La construction du canal de Suez est-elle le premier acte de la mondialisation commerciale moderne ?

Si les câbles sous-marins furent et restent le vecteur de la mondialisation financière (entre Brest et Cape Cod aux États-Unis en 1869 ; entre Londres, Hong Kong et l’Australie en 1871), les canaux de Suez puis de Panama ont accéléré la mondialisation commerciale. Le canal de Suez fut l’un des outils stratégiques de la domination britannique et du contrôle de la fameuse « route des Indes », perçue à Londres comme une voie domestique. Lorsque le Royaume-Uni renonça à l’empire des Indes, en 1947, puis à ses bases militaires en Asie en 1967, on caractérisa ces territoires comme étant « à l’est de Suez », allusion au poème Mandalay de Kipling (1890), sur la Birmanie : « Envoyez-moi à l’est de Suez où le meilleur est comme le pire… »

Qu’est-ce que le canal a changé au Moyen-Orient ?

Le contrôle du canal et des gisements de pétrole de la péninsule arabique fut l’objectif constant de Londres puis de Washington au xxe siècle. Le pacte passé en 1945 par Roosevelt et Ibn Saoud sur le croiseur américain Quincy, ancré à Port-Saïd, a troqué la garantie de sécurité offerte par les Américains contre celle de l’approvisionnement pétrolier. Cet accord est aujourd’hui caduc, car les États-Unis n’ont plus besoin du pétrole saoudien. J’ai toujours pensé qu’il y avait une corrélation forte, mais jamais exprimée entre la déclaration Balfour de 1917 et le souci anglais de maîtriser les deux rives du canal. En créant un « foyer juif » en Palestine, les Britanniques entendaient écarter la France de la maîtrise de la rive orientale du canal. Enfin, c’est en 1956 que Londres et Paris, s’opposant par les armes à la nationalisation du canal par Nasser, ont essuyé une défaite diplomatique face à Moscou et à Washington. L’Égypte y a gagné une centralité politique dans le monde arabe.

Quelle est l’importance géopolitique et commerciale du canal aujourd’hui ?

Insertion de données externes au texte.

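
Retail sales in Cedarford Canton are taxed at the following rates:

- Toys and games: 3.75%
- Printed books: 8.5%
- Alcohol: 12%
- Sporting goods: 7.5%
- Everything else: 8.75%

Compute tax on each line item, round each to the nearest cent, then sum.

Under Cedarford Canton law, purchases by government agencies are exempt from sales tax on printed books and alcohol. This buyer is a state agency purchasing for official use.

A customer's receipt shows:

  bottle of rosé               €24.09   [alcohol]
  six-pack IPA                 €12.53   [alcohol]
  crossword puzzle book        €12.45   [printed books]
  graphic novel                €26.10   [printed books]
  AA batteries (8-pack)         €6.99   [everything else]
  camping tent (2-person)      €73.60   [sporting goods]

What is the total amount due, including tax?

Bottle of rosé €24.09: alcohol, buyer-exempt → 0% → €0.00
Six-pack IPA €12.53: alcohol, buyer-exempt → 0% → €0.00
Crossword puzzle book €12.45: printed books, buyer-exempt → 0% → €0.00
Graphic novel €26.10: printed books, buyer-exempt → 0% → €0.00
AA batteries (8-pack) €6.99: everything else → 8.75% → €0.61
Camping tent (2-person) €73.60: sporting goods → 7.5% → €5.52
Subtotal = €155.76; tax = €6.13; total due = €161.89

€161.89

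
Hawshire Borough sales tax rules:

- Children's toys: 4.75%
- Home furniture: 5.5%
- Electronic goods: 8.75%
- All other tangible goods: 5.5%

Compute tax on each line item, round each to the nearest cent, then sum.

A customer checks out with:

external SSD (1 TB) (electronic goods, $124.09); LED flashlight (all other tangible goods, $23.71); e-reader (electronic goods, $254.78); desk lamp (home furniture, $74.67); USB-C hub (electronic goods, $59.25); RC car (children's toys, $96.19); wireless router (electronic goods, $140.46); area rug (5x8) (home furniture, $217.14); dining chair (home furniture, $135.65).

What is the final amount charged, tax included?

External SSD (1 TB) $124.09: electronic goods → 8.75% → $10.86
LED flashlight $23.71: all other tangible goods → 5.5% → $1.30
E-reader $254.78: electronic goods → 8.75% → $22.29
Desk lamp $74.67: home furniture → 5.5% → $4.11
USB-C hub $59.25: electronic goods → 8.75% → $5.18
RC car $96.19: children's toys → 4.75% → $4.57
Wireless router $140.46: electronic goods → 8.75% → $12.29
Area rug (5x8) $217.14: home furniture → 5.5% → $11.94
Dining chair $135.65: home furniture → 5.5% → $7.46
Subtotal = $1125.94; tax = $80.00; total due = $1205.94

$1205.94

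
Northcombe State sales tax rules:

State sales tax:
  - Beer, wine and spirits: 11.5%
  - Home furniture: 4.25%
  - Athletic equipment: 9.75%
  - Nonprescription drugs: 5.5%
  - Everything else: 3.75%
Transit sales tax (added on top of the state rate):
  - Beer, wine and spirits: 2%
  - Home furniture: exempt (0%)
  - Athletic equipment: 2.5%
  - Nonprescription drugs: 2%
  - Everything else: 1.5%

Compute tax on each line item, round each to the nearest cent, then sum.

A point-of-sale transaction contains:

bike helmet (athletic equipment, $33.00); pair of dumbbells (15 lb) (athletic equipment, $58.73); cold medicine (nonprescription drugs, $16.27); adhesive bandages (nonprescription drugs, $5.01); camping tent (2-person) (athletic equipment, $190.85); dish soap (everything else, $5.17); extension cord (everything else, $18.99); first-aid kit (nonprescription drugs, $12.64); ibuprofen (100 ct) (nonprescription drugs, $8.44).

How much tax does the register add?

$39.06

Bike helmet $33.00: athletic equipment → 9.75% + 2.5% transit = 12.25% → $4.04
Pair of dumbbells (15 lb) $58.73: athletic equipment → 9.75% + 2.5% transit = 12.25% → $7.19
Cold medicine $16.27: nonprescription drugs → 5.5% + 2% transit = 7.5% → $1.22
Adhesive bandages $5.01: nonprescription drugs → 5.5% + 2% transit = 7.5% → $0.38
Camping tent (2-person) $190.85: athletic equipment → 9.75% + 2.5% transit = 12.25% → $23.38
Dish soap $5.17: everything else → 3.75% + 1.5% transit = 5.25% → $0.27
Extension cord $18.99: everything else → 3.75% + 1.5% transit = 5.25% → $1.00
First-aid kit $12.64: nonprescription drugs → 5.5% + 2% transit = 7.5% → $0.95
Ibuprofen (100 ct) $8.44: nonprescription drugs → 5.5% + 2% transit = 7.5% → $0.63
Total tax = $4.04 + $7.19 + $1.22 + $0.38 + $23.38 + $0.27 + $1.00 + $0.95 + $0.63 = $39.06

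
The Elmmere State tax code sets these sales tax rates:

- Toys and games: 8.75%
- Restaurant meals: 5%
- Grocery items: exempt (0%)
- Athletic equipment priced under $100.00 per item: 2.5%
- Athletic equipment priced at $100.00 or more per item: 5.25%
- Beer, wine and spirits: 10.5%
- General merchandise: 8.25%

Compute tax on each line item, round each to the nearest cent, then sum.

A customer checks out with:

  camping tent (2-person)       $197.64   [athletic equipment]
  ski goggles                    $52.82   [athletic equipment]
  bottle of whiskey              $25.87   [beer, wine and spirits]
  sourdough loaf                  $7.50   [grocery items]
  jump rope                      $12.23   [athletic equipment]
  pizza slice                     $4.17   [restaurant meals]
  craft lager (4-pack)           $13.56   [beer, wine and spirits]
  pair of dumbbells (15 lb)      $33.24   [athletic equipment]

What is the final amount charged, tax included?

Camping tent (2-person) $197.64: athletic equipment, $100.00 or more → 5.25% → $10.38
Ski goggles $52.82: athletic equipment, under $100.00 → 2.5% → $1.32
Bottle of whiskey $25.87: beer, wine and spirits → 10.5% → $2.72
Sourdough loaf $7.50: grocery items → 0% → $0.00
Jump rope $12.23: athletic equipment, under $100.00 → 2.5% → $0.31
Pizza slice $4.17: restaurant meals → 5% → $0.21
Craft lager (4-pack) $13.56: beer, wine and spirits → 10.5% → $1.42
Pair of dumbbells (15 lb) $33.24: athletic equipment, under $100.00 → 2.5% → $0.83
Subtotal = $347.03; tax = $17.19; total due = $364.22

$364.22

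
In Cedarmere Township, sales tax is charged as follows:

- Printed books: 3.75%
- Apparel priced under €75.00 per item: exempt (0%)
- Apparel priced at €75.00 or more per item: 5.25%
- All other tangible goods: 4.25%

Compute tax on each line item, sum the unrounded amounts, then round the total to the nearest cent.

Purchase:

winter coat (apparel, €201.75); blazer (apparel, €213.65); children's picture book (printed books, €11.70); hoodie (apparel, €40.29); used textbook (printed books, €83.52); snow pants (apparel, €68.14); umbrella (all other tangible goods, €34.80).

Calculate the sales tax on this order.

€26.86

Winter coat €201.75: apparel, €75.00 or more → 5.25% → €10.591875
Blazer €213.65: apparel, €75.00 or more → 5.25% → €11.216625
Children's picture book €11.70: printed books → 3.75% → €0.43875
Hoodie €40.29: apparel, under €75.00 → 0% → €0.00
Used textbook €83.52: printed books → 3.75% → €3.132
Snow pants €68.14: apparel, under €75.00 → 0% → €0.00
Umbrella €34.80: all other tangible goods → 4.25% → €1.479
Unrounded tax sum = €26.85825 → €26.86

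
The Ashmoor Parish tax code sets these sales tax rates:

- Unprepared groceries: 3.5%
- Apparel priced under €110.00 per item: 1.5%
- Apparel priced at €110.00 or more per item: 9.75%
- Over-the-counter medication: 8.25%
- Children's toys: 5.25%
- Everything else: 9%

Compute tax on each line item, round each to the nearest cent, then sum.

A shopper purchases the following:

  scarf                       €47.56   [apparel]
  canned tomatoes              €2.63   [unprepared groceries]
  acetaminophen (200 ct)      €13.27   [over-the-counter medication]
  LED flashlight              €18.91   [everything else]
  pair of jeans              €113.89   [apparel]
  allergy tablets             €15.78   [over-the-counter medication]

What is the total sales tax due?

Scarf €47.56: apparel, under €110.00 → 1.5% → €0.71
Canned tomatoes €2.63: unprepared groceries → 3.5% → €0.09
Acetaminophen (200 ct) €13.27: over-the-counter medication → 8.25% → €1.09
LED flashlight €18.91: everything else → 9% → €1.70
Pair of jeans €113.89: apparel, €110.00 or more → 9.75% → €11.10
Allergy tablets €15.78: over-the-counter medication → 8.25% → €1.30
Total tax = €0.71 + €0.09 + €1.09 + €1.70 + €11.10 + €1.30 = €15.99

€15.99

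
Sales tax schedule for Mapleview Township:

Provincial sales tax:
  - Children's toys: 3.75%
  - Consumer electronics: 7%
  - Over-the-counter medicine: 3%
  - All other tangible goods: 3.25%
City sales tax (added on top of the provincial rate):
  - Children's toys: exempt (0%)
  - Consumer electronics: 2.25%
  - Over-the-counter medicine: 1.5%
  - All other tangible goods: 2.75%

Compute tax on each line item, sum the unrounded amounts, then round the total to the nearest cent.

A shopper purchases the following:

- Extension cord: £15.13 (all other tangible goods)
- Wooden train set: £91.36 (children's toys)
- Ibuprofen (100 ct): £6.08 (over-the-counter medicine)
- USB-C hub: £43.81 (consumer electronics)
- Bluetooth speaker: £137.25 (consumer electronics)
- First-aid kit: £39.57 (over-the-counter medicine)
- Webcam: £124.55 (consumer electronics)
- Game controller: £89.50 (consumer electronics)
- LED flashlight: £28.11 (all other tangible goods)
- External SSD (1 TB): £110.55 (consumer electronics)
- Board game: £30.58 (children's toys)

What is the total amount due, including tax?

Extension cord £15.13: all other tangible goods → 3.25% + 2.75% city = 6% → £0.9078
Wooden train set £91.36: children's toys → 3.75% + 0% city = 3.75% → £3.426
Ibuprofen (100 ct) £6.08: over-the-counter medicine → 3% + 1.5% city = 4.5% → £0.2736
USB-C hub £43.81: consumer electronics → 7% + 2.25% city = 9.25% → £4.052425
Bluetooth speaker £137.25: consumer electronics → 7% + 2.25% city = 9.25% → £12.695625
First-aid kit £39.57: over-the-counter medicine → 3% + 1.5% city = 4.5% → £1.78065
Webcam £124.55: consumer electronics → 7% + 2.25% city = 9.25% → £11.520875
Game controller £89.50: consumer electronics → 7% + 2.25% city = 9.25% → £8.27875
LED flashlight £28.11: all other tangible goods → 3.25% + 2.75% city = 6% → £1.6866
External SSD (1 TB) £110.55: consumer electronics → 7% + 2.25% city = 9.25% → £10.225875
Board game £30.58: children's toys → 3.75% + 0% city = 3.75% → £1.14675
Subtotal = £716.49; unrounded tax = £55.99495 → £55.99; total due = £772.48

£772.48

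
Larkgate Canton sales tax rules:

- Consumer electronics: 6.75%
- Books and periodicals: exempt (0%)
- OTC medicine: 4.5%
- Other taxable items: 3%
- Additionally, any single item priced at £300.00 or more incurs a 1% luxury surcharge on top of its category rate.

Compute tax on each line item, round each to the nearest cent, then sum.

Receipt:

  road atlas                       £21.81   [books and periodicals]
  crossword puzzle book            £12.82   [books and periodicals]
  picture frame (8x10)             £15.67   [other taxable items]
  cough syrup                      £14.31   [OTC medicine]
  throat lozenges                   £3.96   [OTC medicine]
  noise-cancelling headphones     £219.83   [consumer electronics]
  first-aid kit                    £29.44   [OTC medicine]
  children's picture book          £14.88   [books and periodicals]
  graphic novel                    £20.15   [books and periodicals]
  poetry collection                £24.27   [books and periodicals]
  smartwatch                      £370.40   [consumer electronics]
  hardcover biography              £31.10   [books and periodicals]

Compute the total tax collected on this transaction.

Road atlas £21.81: books and periodicals → 0% → £0.00
Crossword puzzle book £12.82: books and periodicals → 0% → £0.00
Picture frame (8x10) £15.67: other taxable items → 3% → £0.47
Cough syrup £14.31: OTC medicine → 4.5% → £0.64
Throat lozenges £3.96: OTC medicine → 4.5% → £0.18
Noise-cancelling headphones £219.83: consumer electronics → 6.75% → £14.84
First-aid kit £29.44: OTC medicine → 4.5% → £1.32
Children's picture book £14.88: books and periodicals → 0% → £0.00
Graphic novel £20.15: books and periodicals → 0% → £0.00
Poetry collection £24.27: books and periodicals → 0% → £0.00
Smartwatch £370.40: consumer electronics → 6.75% + 1% surcharge = 7.75% → £28.71
Hardcover biography £31.10: books and periodicals → 0% → £0.00
Total tax = £0.47 + £0.64 + £0.18 + £14.84 + £1.32 + £28.71 = £46.16

£46.16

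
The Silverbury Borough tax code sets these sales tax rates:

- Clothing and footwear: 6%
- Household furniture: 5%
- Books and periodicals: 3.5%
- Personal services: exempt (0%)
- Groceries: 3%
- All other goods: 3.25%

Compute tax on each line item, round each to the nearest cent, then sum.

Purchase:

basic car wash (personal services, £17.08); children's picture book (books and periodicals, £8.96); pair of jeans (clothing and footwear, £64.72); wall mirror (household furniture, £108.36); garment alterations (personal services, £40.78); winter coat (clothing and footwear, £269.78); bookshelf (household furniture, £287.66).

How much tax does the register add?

Basic car wash £17.08: personal services → 0% → £0.00
Children's picture book £8.96: books and periodicals → 3.5% → £0.31
Pair of jeans £64.72: clothing and footwear → 6% → £3.88
Wall mirror £108.36: household furniture → 5% → £5.42
Garment alterations £40.78: personal services → 0% → £0.00
Winter coat £269.78: clothing and footwear → 6% → £16.19
Bookshelf £287.66: household furniture → 5% → £14.38
Total tax = £0.31 + £3.88 + £5.42 + £16.19 + £14.38 = £40.18

£40.18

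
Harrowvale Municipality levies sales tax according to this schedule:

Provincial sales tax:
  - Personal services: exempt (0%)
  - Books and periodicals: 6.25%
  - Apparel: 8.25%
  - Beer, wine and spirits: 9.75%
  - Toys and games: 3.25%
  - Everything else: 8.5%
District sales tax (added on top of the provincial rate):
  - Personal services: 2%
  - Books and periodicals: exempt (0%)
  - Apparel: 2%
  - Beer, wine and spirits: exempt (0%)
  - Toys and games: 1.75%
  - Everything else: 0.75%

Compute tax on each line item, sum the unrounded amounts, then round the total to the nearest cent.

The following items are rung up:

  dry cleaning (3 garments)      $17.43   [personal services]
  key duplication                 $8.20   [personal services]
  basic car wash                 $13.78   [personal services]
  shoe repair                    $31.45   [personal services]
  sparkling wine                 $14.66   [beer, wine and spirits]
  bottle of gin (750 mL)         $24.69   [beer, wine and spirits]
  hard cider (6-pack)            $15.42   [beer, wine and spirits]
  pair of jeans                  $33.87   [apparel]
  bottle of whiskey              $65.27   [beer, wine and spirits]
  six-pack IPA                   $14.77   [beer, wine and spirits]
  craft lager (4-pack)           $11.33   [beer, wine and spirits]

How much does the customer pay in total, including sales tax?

Dry cleaning (3 garments) $17.43: personal services → 0% + 2% district = 2% → $0.3486
Key duplication $8.20: personal services → 0% + 2% district = 2% → $0.164
Basic car wash $13.78: personal services → 0% + 2% district = 2% → $0.2756
Shoe repair $31.45: personal services → 0% + 2% district = 2% → $0.629
Sparkling wine $14.66: beer, wine and spirits → 9.75% + 0% district = 9.75% → $1.42935
Bottle of gin (750 mL) $24.69: beer, wine and spirits → 9.75% + 0% district = 9.75% → $2.407275
Hard cider (6-pack) $15.42: beer, wine and spirits → 9.75% + 0% district = 9.75% → $1.50345
Pair of jeans $33.87: apparel → 8.25% + 2% district = 10.25% → $3.471675
Bottle of whiskey $65.27: beer, wine and spirits → 9.75% + 0% district = 9.75% → $6.363825
Six-pack IPA $14.77: beer, wine and spirits → 9.75% + 0% district = 9.75% → $1.440075
Craft lager (4-pack) $11.33: beer, wine and spirits → 9.75% + 0% district = 9.75% → $1.104675
Subtotal = $250.87; unrounded tax = $19.137525 → $19.14; total due = $270.01

$270.01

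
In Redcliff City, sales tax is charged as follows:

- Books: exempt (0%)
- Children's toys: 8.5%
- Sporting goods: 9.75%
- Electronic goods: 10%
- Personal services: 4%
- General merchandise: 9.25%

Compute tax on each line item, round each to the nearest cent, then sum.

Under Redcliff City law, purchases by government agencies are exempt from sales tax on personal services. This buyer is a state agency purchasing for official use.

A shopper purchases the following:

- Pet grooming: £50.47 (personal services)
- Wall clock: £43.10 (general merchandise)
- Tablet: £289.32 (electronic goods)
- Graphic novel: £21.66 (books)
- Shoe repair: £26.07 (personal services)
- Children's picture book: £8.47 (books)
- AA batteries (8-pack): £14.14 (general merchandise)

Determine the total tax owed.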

Le canal voit passer un peu plus de 10 % du commerce mondial avec un trafic d’environ 3 millions de tonnes par jour. Les chiffres des transits maritimes sont les « feuilles de température de la planète », écrivait Paul Morand. Suez est l’axe principal des échanges entre l’Europe et l’Asie, et l’une des artères d’approvisionnement de l’Europe en pétrole et en gaz (le Qatar envoie cinq méthaniers vers le marché européen par semaine). Lieu de passage obligé entre les bassins de la Méditerranée et de la mer Noire et l’océan Indien, il intéresse les puissances qui y installent des bases navales (Japonais et Chinois à Djibouti, Russes à Port-Soudan) et y déploient une présence militaire (Émiratis en Érythrée et au Yémen, projets turcs en Somalie). Dans le climat de tension internationale actuel, la mer Rouge, le canal et les détroits regagnent une importance stratégique réelle.

Le canal borde le Sinaï, qui abrite aujourd’hui des groupes djihadistes. Est-ce une menace ?

Les groupes djihadistes sont surtout actifs au nord du Sinaï et surveillés tant par l’Égypte que par Israël, en étroite coopération. La sécurité du canal et de ses abords est la priorité absolue des autorités égyptiennes dès lors que tout attentat contre un navire voguant sur le canal aurait un impact international considérable. Le rapprochement en cours entre Israël et l’Arabie saoudite a d’abord une dimension sécuritaire ; il s’agit de se montrer vigilant face aux éventuelles menaces découlant de la fourniture d’armes par l’Iran au Hamas et au Hezbollah.

La place du canal de Suez est-elle menacée par le projet chinois des « routes de la soie » ou par les futures routes polaires ?

Moscou a tenté d’exploiter le récent incident à l’entrée du canal pour communiquer sur la route arctique du Nord-Est, qui voit passer 33 millions de tonnes de produits par an (soit 12 % du volume passant par Suez). Cette route pourrait être plus fréquentée si le changement climatique s’accentue, mais elle suppose d’avoir des convois menés par des brise-glaces atomiques. Ce ne sera pas une voie alternative au canal de Suez. Les autres concurrentes sont le Transsibérien, dont l’activité augmente, et les voies ferrées germano-polono-chinoises qui relient la Chine centrale et le port fluvial allemand de Duisbourg (environ 12 000 trains en 2020). L’incident de Suez est survenu à un moment d’intense interrogation sur la réorganisation de la mondialisation pour réduire les situations d’excessive dépendance, les émissions de carbone par les navires et la forte hausse du prix du fret liée à la crise économique.